The album cover depicts the front of a record store with a window full of LP covers by blues, R&B, jazz, and old rock & roll artists, a deliberate blueprint of the album’s influences. The shop pictured was actually a real record store, Nasher’s Music Store & Subway Records (then later Groovement) in Walcot Street, Bath, UK, specially dressed for the photo-shoot. Paul «Nasher» Nachman the founder of Nasher’s Music Store on Walcot Street died of a heart attack in his home in Brazil in 2015, he was 61.
Sir George Ivan Morrison OBE (born 31 August 1945) is a Northern Irish singer-songwriter, multi-instrumentalist and record producer whose recording career spans seven decades. He has won two Grammy Awards.
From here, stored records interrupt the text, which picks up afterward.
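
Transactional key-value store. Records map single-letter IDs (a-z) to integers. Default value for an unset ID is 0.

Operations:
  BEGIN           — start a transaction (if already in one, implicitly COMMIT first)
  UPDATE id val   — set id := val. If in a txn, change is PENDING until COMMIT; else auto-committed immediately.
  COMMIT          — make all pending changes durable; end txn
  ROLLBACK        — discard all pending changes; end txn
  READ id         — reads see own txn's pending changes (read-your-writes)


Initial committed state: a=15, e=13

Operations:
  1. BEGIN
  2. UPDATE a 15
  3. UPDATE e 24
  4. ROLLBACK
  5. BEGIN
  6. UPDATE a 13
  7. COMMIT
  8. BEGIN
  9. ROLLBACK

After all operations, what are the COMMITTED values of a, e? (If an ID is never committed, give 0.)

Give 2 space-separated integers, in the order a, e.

Initial committed: {a=15, e=13}
Op 1: BEGIN: in_txn=True, pending={}
Op 2: UPDATE a=15 (pending; pending now {a=15})
Op 3: UPDATE e=24 (pending; pending now {a=15, e=24})
Op 4: ROLLBACK: discarded pending ['a', 'e']; in_txn=False
Op 5: BEGIN: in_txn=True, pending={}
Op 6: UPDATE a=13 (pending; pending now {a=13})
Op 7: COMMIT: merged ['a'] into committed; committed now {a=13, e=13}
Op 8: BEGIN: in_txn=True, pending={}
Op 9: ROLLBACK: discarded pending []; in_txn=False
Final committed: {a=13, e=13}

Answer: 13 13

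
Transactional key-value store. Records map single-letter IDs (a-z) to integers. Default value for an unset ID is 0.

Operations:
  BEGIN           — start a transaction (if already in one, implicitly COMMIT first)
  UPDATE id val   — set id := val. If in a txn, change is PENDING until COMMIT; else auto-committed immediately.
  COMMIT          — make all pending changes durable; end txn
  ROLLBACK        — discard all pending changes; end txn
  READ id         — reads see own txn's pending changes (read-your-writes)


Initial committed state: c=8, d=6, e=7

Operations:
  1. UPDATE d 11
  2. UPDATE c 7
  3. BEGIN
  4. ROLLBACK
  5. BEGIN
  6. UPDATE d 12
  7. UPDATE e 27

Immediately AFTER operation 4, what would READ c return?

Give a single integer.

Answer: 7

Derivation:
Initial committed: {c=8, d=6, e=7}
Op 1: UPDATE d=11 (auto-commit; committed d=11)
Op 2: UPDATE c=7 (auto-commit; committed c=7)
Op 3: BEGIN: in_txn=True, pending={}
Op 4: ROLLBACK: discarded pending []; in_txn=False
After op 4: visible(c) = 7 (pending={}, committed={c=7, d=11, e=7})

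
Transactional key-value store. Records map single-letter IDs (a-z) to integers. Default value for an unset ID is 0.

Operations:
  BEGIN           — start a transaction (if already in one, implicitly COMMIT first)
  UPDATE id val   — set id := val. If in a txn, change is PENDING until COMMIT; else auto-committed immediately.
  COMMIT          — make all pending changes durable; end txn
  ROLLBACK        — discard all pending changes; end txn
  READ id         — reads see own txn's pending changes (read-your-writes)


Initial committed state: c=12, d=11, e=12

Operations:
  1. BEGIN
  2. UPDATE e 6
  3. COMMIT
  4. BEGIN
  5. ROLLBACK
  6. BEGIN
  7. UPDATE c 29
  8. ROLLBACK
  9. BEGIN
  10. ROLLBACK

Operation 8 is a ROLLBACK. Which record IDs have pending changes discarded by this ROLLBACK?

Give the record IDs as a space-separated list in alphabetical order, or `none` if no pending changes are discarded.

Answer: c

Derivation:
Initial committed: {c=12, d=11, e=12}
Op 1: BEGIN: in_txn=True, pending={}
Op 2: UPDATE e=6 (pending; pending now {e=6})
Op 3: COMMIT: merged ['e'] into committed; committed now {c=12, d=11, e=6}
Op 4: BEGIN: in_txn=True, pending={}
Op 5: ROLLBACK: discarded pending []; in_txn=False
Op 6: BEGIN: in_txn=True, pending={}
Op 7: UPDATE c=29 (pending; pending now {c=29})
Op 8: ROLLBACK: discarded pending ['c']; in_txn=False
Op 9: BEGIN: in_txn=True, pending={}
Op 10: ROLLBACK: discarded pending []; in_txn=False
ROLLBACK at op 8 discards: ['c']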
Morrison began performing as a teenager in the late 1950s. He played a variety of instruments such as guitar, harmonica, keyboards and saxophone for several Irish showbands, covering the popular hits of that time. Known as "Van the Man" to his fans, Morrison rose to prominence in the mid-1960s as the lead singer of the Northern Irish R&B and rock band Them. With Them, he recorded the garage band classic "Gloria".
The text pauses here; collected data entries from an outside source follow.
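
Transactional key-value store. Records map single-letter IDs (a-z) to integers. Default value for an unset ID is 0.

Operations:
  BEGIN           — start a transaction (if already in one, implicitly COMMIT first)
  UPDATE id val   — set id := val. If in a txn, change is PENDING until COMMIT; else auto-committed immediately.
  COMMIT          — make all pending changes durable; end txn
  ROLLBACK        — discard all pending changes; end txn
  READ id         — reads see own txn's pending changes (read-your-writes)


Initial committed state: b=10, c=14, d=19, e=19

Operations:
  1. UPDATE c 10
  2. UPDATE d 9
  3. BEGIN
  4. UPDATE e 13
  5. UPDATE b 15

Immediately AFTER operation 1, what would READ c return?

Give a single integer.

Answer: 10

Derivation:
Initial committed: {b=10, c=14, d=19, e=19}
Op 1: UPDATE c=10 (auto-commit; committed c=10)
After op 1: visible(c) = 10 (pending={}, committed={b=10, c=10, d=19, e=19})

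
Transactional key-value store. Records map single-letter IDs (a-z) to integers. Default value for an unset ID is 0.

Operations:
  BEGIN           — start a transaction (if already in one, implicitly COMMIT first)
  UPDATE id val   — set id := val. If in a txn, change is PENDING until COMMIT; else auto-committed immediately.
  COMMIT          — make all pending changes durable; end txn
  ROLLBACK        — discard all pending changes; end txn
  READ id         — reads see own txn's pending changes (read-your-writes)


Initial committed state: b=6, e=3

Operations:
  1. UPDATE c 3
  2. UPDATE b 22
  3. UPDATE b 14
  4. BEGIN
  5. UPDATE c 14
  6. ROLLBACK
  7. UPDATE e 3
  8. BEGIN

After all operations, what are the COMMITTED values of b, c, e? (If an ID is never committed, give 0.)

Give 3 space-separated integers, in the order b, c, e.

Initial committed: {b=6, e=3}
Op 1: UPDATE c=3 (auto-commit; committed c=3)
Op 2: UPDATE b=22 (auto-commit; committed b=22)
Op 3: UPDATE b=14 (auto-commit; committed b=14)
Op 4: BEGIN: in_txn=True, pending={}
Op 5: UPDATE c=14 (pending; pending now {c=14})
Op 6: ROLLBACK: discarded pending ['c']; in_txn=False
Op 7: UPDATE e=3 (auto-commit; committed e=3)
Op 8: BEGIN: in_txn=True, pending={}
Final committed: {b=14, c=3, e=3}

Answer: 14 3 3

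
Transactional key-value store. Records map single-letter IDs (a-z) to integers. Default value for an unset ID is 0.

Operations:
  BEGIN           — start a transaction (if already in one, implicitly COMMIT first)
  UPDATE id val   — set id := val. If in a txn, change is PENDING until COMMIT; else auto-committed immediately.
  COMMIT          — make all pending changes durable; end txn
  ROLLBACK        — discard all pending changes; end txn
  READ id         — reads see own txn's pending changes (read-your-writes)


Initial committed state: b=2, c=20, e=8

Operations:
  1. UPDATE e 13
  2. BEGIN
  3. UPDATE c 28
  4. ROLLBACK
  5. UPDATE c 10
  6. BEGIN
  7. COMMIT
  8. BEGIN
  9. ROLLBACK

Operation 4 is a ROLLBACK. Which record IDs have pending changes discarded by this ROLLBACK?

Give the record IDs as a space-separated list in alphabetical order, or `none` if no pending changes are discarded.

Initial committed: {b=2, c=20, e=8}
Op 1: UPDATE e=13 (auto-commit; committed e=13)
Op 2: BEGIN: in_txn=True, pending={}
Op 3: UPDATE c=28 (pending; pending now {c=28})
Op 4: ROLLBACK: discarded pending ['c']; in_txn=False
Op 5: UPDATE c=10 (auto-commit; committed c=10)
Op 6: BEGIN: in_txn=True, pending={}
Op 7: COMMIT: merged [] into committed; committed now {b=2, c=10, e=13}
Op 8: BEGIN: in_txn=True, pending={}
Op 9: ROLLBACK: discarded pending []; in_txn=False
ROLLBACK at op 4 discards: ['c']

Answer: c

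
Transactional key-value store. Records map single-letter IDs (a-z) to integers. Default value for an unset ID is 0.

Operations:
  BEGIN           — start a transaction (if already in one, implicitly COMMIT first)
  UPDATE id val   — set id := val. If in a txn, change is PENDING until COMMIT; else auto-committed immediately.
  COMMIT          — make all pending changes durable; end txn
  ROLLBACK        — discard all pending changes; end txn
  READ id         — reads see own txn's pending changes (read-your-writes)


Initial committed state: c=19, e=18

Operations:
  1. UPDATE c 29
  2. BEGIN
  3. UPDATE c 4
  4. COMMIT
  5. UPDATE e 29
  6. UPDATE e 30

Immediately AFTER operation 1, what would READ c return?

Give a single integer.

Initial committed: {c=19, e=18}
Op 1: UPDATE c=29 (auto-commit; committed c=29)
After op 1: visible(c) = 29 (pending={}, committed={c=29, e=18})

Answer: 29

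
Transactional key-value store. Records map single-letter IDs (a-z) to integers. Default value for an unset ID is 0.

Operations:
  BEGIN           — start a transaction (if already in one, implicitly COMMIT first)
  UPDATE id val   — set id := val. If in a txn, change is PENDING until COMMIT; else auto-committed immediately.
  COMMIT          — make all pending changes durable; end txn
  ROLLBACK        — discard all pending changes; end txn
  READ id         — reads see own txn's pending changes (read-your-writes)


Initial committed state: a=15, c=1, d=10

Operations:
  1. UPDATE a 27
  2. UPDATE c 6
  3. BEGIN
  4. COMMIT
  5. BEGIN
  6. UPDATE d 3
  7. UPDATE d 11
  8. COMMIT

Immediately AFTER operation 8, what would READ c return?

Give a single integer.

Initial committed: {a=15, c=1, d=10}
Op 1: UPDATE a=27 (auto-commit; committed a=27)
Op 2: UPDATE c=6 (auto-commit; committed c=6)
Op 3: BEGIN: in_txn=True, pending={}
Op 4: COMMIT: merged [] into committed; committed now {a=27, c=6, d=10}
Op 5: BEGIN: in_txn=True, pending={}
Op 6: UPDATE d=3 (pending; pending now {d=3})
Op 7: UPDATE d=11 (pending; pending now {d=11})
Op 8: COMMIT: merged ['d'] into committed; committed now {a=27, c=6, d=11}
After op 8: visible(c) = 6 (pending={}, committed={a=27, c=6, d=11})

Answer: 6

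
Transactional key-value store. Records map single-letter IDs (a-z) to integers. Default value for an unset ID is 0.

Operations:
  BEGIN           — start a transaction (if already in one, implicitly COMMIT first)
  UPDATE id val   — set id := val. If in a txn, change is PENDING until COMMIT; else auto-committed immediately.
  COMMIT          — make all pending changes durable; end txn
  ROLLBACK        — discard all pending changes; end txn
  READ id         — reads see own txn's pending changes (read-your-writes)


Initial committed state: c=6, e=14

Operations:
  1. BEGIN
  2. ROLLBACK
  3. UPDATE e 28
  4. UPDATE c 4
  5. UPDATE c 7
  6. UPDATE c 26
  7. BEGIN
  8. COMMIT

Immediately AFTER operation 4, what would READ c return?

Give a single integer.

Initial committed: {c=6, e=14}
Op 1: BEGIN: in_txn=True, pending={}
Op 2: ROLLBACK: discarded pending []; in_txn=False
Op 3: UPDATE e=28 (auto-commit; committed e=28)
Op 4: UPDATE c=4 (auto-commit; committed c=4)
After op 4: visible(c) = 4 (pending={}, committed={c=4, e=28})

Answer: 4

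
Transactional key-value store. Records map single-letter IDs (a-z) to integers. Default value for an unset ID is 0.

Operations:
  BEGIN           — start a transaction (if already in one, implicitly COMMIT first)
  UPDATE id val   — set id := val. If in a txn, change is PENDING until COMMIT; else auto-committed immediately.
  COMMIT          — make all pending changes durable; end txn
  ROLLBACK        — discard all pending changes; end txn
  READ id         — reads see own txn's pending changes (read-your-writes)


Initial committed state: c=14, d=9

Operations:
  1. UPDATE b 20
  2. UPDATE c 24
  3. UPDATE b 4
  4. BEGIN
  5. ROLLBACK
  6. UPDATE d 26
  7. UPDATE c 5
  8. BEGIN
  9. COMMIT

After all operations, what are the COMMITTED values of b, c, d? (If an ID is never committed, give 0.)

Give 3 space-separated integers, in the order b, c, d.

Initial committed: {c=14, d=9}
Op 1: UPDATE b=20 (auto-commit; committed b=20)
Op 2: UPDATE c=24 (auto-commit; committed c=24)
Op 3: UPDATE b=4 (auto-commit; committed b=4)
Op 4: BEGIN: in_txn=True, pending={}
Op 5: ROLLBACK: discarded pending []; in_txn=False
Op 6: UPDATE d=26 (auto-commit; committed d=26)
Op 7: UPDATE c=5 (auto-commit; committed c=5)
Op 8: BEGIN: in_txn=True, pending={}
Op 9: COMMIT: merged [] into committed; committed now {b=4, c=5, d=26}
Final committed: {b=4, c=5, d=26}

Answer: 4 5 26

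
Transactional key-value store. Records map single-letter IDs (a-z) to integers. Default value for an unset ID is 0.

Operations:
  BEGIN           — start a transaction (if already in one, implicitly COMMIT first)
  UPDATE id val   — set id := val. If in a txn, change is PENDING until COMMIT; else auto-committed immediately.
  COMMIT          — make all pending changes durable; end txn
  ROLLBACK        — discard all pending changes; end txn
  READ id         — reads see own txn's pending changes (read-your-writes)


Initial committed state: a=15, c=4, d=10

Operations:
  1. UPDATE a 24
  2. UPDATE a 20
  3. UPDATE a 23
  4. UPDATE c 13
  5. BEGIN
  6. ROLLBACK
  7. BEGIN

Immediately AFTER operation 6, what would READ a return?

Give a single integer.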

Under the pop-oriented guidance of Bert Berns, Morrison's solo career began in 1967 with the release of the hit single "Brown Eyed Girl". After Berns's death, Warner Bros. Records bought out Morrison's contract and allowed him three sessions to record Astral Weeks (1968). While initially a poor seller, the album has become regarded as a classic. Moondance (1970) established Morrison as a major artist, and he built on his reputation throughout the 1970s with a series of acclaimed albums and live performances.
Much of Morrison's music is structured around the conventions of soul music and R&B. An equal part of his catalogue consists of lengthy, spiritually inspired musical journeys that show the influence of Celtic tradition, jazz and stream-of-consciousness narrative, such as the album Astral Weeks. The two strains together are sometimes referred to as "Celtic soul". His live performances have been described as "transcendental" and "inspired", and his music as attaining "a kind of violent transcendence".